A young girl asks her father for a new pair of soccer cleats ahead of the big game - today. How will she get the shoes in 30 minutes or less? Cue the drones. On Sunday, Amazon released a promotional video for Amazon Prime Air, the company's proposed drone delivery service.

The video shows the family ordering the shoes from Amazon on their tablet, and soon a drone is deployed. Rising up nearly 400 feet above the ground, the drone is shown assuming a horizontal orientation before streaking through the sky like a fast, miniature plane. Once the drone hovers over its destination, it uses its "sense-and-avoid" technology to pinpoint potential ground obstructions from the air. After scanning the landing area for possible hazards, the drone drops slowly to the ground and deposits its cargo.

These impressive views of the drone delivery system are not part of a computer simulation, but actual test flight footage.

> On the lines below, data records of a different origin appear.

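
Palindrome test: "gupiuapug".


Word: "gupiuapug"
Reversed: "gupauipug"
Forward == Backward? gupiuapug != gupauipug
Palindrome = No


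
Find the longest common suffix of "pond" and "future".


Word 1: "pond"
Word 2: "future"
Comparing from end:
  Pos -1: 'd' != 'e' (stop)
LCS = "" (length 0)


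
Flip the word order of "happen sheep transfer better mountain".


Original: "happen sheep transfer better mountain"
Words (1..n): happen | sheep | transfer | better | mountain
Reversed (n..1): mountain | better | transfer | sheep | happen
Result = "mountain better transfer sheep happen"


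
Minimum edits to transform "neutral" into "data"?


Word 1: "neutral" (length 7)
Word 2: "data" (length 4)
One optimal edit sequence (insert/delete/substitute each cost 1):
  1. delete 'n'  (+1)
  2. substitute 'e' -> 'd'  (+1)
  3. substitute 'u' -> 'a'  (+1)
  4. keep 't'
  5. delete 'r'  (+1)
  6. keep 'a'
  7. delete 'l'  (+1)
Total edit operations: 5
Edit distance = 5


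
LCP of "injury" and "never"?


Word 1: "injury"
Word 2: "never"
Comparing from start:
  Pos 0: 'i' != 'n' (stop)
LCP = "" (length 0)


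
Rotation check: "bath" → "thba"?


Word: "bath", Candidate: "thba"
Method: check if candidate is substring of word+word
"bathbath" contains "thba"? Yes
Is rotation = Yes


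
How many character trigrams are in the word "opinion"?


Word: "opinion" (length 7)
Number of 3-grams = length - 3 + 1 = 7 - 3 + 1
= 5


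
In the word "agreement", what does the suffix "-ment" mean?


Suffix: -ment
Example: agreement = agree + -ment
Meaning = result of action


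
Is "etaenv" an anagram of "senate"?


Word 1: "senate" → sorted: aeenst
Word 2: "etaenv" → sorted: aeentv
Same letters? aeenst != aeentv
Anagram = No


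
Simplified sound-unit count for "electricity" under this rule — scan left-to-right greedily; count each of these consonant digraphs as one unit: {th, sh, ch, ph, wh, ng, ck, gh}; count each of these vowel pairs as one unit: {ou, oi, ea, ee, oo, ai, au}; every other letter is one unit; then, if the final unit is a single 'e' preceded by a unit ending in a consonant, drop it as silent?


Word: "electricity" (11 letters)
Left-to-right scan:
  (1) 'e' (letter)
  (2) 'l' (letter)
  (3) 'e' (letter)
  (4) 'c' (letter)
  (5) 't' (letter)
  (6) 'r' (letter)
  (7) 'i' (letter)
  (8) 'c' (letter)
  (9) 'i' (letter)
  (10) 't' (letter)
  (11) 'y' (letter)
Units from scan: 11
Sound units = 11 units


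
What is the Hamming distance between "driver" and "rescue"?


Comparing character by character (same length = 6):
  Pos 0: 'd' vs 'r' !=
  Pos 1: 'r' vs 'e' !=
  Pos 2: 'i' vs 's' !=
  Pos 3: 'v' vs 'c' !=
  Pos 4: 'e' vs 'u' !=
  Pos 5: 'r' vs 'e' !=
Hamming distance = 6


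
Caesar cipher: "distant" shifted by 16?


Word: "distant"
Shift: 16
Each letter → (letter + shift) mod 26:
  'd' (3) + 16 = 19 → 't'
  'i' (8) + 16 = 24 → 'y'
  's' (18) + 16 = 8 → 'i'
  't' (19) + 16 = 9 → 'j'
  'a' (0) + 16 = 16 → 'q'
  'n' (13) + 16 = 3 → 'd'
  't' (19) + 16 = 9 → 'j'
Result = "tyijqdj"


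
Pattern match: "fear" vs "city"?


Pattern of "fear": [0, 1, 2, 3]
Pattern of "city": [0, 1, 2, 3]
Patterns match
Same pattern = Yes


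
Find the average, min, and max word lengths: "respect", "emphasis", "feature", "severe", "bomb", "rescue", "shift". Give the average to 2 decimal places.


Lengths: "respect"=7, "emphasis"=8, "feature"=7, "severe"=6, "bomb"=4, "rescue"=6, "shift"=5
Sum = 43, Count = 7
Average = 43/7 = 6.14
= avg=6.14, min=4, max=8


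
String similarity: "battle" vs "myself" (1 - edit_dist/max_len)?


Word 1: "battle" (length 6)
Word 2: "myself" (length 6)
One optimal edit sequence:
  1. substitute 'b' -> 'm'  (+1)
  2. substitute 'a' -> 'y'  (+1)
  3. substitute 't' -> 's'  (+1)
  4. substitute 't' -> 'e'  (+1)
  5. keep 'l'
  6. substitute 'e' -> 'f'  (+1)
Edit distance = 5
Max length = max(6, 6) = 6
Similarity = 1 - 5/6
= 0.1667


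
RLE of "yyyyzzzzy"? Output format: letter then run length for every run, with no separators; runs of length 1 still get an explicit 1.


String: "yyyyzzzzy"
Scanning for consecutive runs:
  'y' x 4
  'z' x 4
  'y' x 1
RLE = "y4z4y1"


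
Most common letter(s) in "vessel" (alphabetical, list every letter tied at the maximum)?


Word: "vessel"
Letter counts:
  'e': 2
  'l': 1
  's': 2
  'v': 1
Maximum count = 2
Most frequent = 'e', 's' (2 times each)


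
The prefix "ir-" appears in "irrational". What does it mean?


Prefix: ir-
As in: irrational -> ir- + rational
Meaning = not


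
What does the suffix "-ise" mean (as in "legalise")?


Suffix: -ise
As in: legalise -> legal + -ise
Meaning = to make


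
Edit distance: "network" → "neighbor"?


Word 1: "network" (length 7)
Word 2: "neighbor" (length 8)
One optimal edit sequence (insert/delete/substitute each cost 1):
  1. keep 'n'
  2. keep 'e'
  3. insert 'i'  (+1)
  4. insert 'g'  (+1)
  5. substitute 't' -> 'h'  (+1)
  6. substitute 'w' -> 'b'  (+1)
  7. keep 'o'
  8. keep 'r'
  9. delete 'k'  (+1)
Total edit operations: 5
Edit distance = 5


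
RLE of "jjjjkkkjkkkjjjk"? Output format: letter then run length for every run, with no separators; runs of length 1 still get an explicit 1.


String: "jjjjkkkjkkkjjjk"
Scanning for consecutive runs:
  'j' x 4
  'k' x 3
  'j' x 1
  'k' x 3
  'j' x 3
  'k' x 1
RLE = "j4k3j1k3j3k1"


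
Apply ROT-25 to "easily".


Word: "easily"
Shift: 25
Each letter → (letter + shift) mod 26:
  'e' (4) + 25 = 3 → 'd'
  'a' (0) + 25 = 25 → 'z'
  's' (18) + 25 = 17 → 'r'
  'i' (8) + 25 = 7 → 'h'
  'l' (11) + 25 = 10 → 'k'
  'y' (24) + 25 = 23 → 'x'
Result = "dzrhkx"


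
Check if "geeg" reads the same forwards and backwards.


Word: "geeg"
Reversed: "geeg"
Forward == Backward? geeg == geeg
Palindrome = Yes


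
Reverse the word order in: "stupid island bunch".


Original: "stupid island bunch"
Words (1..n): stupid | island | bunch
Reversed (n..1): bunch | island | stupid
Result = "bunch island stupid"


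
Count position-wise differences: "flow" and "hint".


Comparing character by character (same length = 4):
  Pos 0: 'f' vs 'h' !=
  Pos 1: 'l' vs 'i' !=
  Pos 2: 'o' vs 'n' !=
  Pos 3: 'w' vs 't' !=
Hamming distance = 4


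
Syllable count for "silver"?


Word: "silver"
Syllable breakdown: sil · ver
Counting: 2 parts
= 2 syllables


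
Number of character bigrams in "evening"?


Word: "evening" (length 7)
Number of 2-grams = length - 2 + 1 = 7 - 2 + 1
= 6


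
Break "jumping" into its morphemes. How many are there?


Word: "jumping"
Morphemes: jump | -ing
Each morpheme carries meaning
= 2 morphemes


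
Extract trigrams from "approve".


Word: "approve" (length 7)
Number of trigrams = 7 - 3 + 1 = 5
  Position 0: "app"
  Position 1: "ppr"
  Position 2: "pro"
  Position 3: "rov"
  Position 4: "ove"
Trigrams = "app", "ppr", "pro", "rov", "ove"


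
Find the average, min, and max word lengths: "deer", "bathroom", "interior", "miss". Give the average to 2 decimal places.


Lengths: "deer"=4, "bathroom"=8, "interior"=8, "miss"=4
Sum = 24, Count = 4
Average = 24/4 = 6.00
= avg=6.00, min=4, max=8


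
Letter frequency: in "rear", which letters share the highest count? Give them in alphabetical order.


Word: "rear"
Letter counts:
  'a': 1
  'e': 1
  'r': 2
Maximum count = 2
Most frequent = 'r' (2 times each)


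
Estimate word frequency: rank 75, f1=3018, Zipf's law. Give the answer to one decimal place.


Zipf's law: f(r) = f(1) / r
f(1) = 3018
f(75) = 3018 / 75
= 40.2 occurrences


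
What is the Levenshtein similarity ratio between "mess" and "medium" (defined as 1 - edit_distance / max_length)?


Word 1: "mess" (length 4)
Word 2: "medium" (length 6)
One optimal edit sequence:
  1. keep 'm'
  2. keep 'e'
  3. insert 'd'  (+1)
  4. insert 'i'  (+1)
  5. substitute 's' -> 'u'  (+1)
  6. substitute 's' -> 'm'  (+1)
Edit distance = 4
Max length = max(4, 6) = 6
Similarity = 1 - 4/6
= 0.3333


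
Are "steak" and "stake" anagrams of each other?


Word 1: "steak" → sorted: aekst
Word 2: "stake" → sorted: aekst
Same letters? aekst == aekst
Anagram = Yes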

Amazon began conducting test flights in Australia last year.

"You watch it (the video) and think, 'Oh my gosh, this is so great,'" NewYorker.com Editor Nicholas Thompson told CBS News. "Whatever you want, you don't have to worry about the truck going down the road getting stuck in traffic. It will just be there. And then you think, 'Wait a second, that might be my neighbor ordering a set of shoes and my other neighbor ordering a burrito and, like, what's the world going to be like when there are drones flying everywhere?'"

Will the savings live up to all the hype? 03:42

A future of delivery drones crisscrossing the sky is still off in the future. In the U.S., the FAA is developing new regulations to govern drone flights, which are not currently allowed for commercial purposes. Amazon writes on its website that it will deploy the system "when we have the regulatory support needed to realize our vision."

"This is a super interesting moment we are coming into," Thompson added. "We will absolutely have drone delivery -- it's moving very quickly. We're going to be figuring out the regulations over the next bit of time."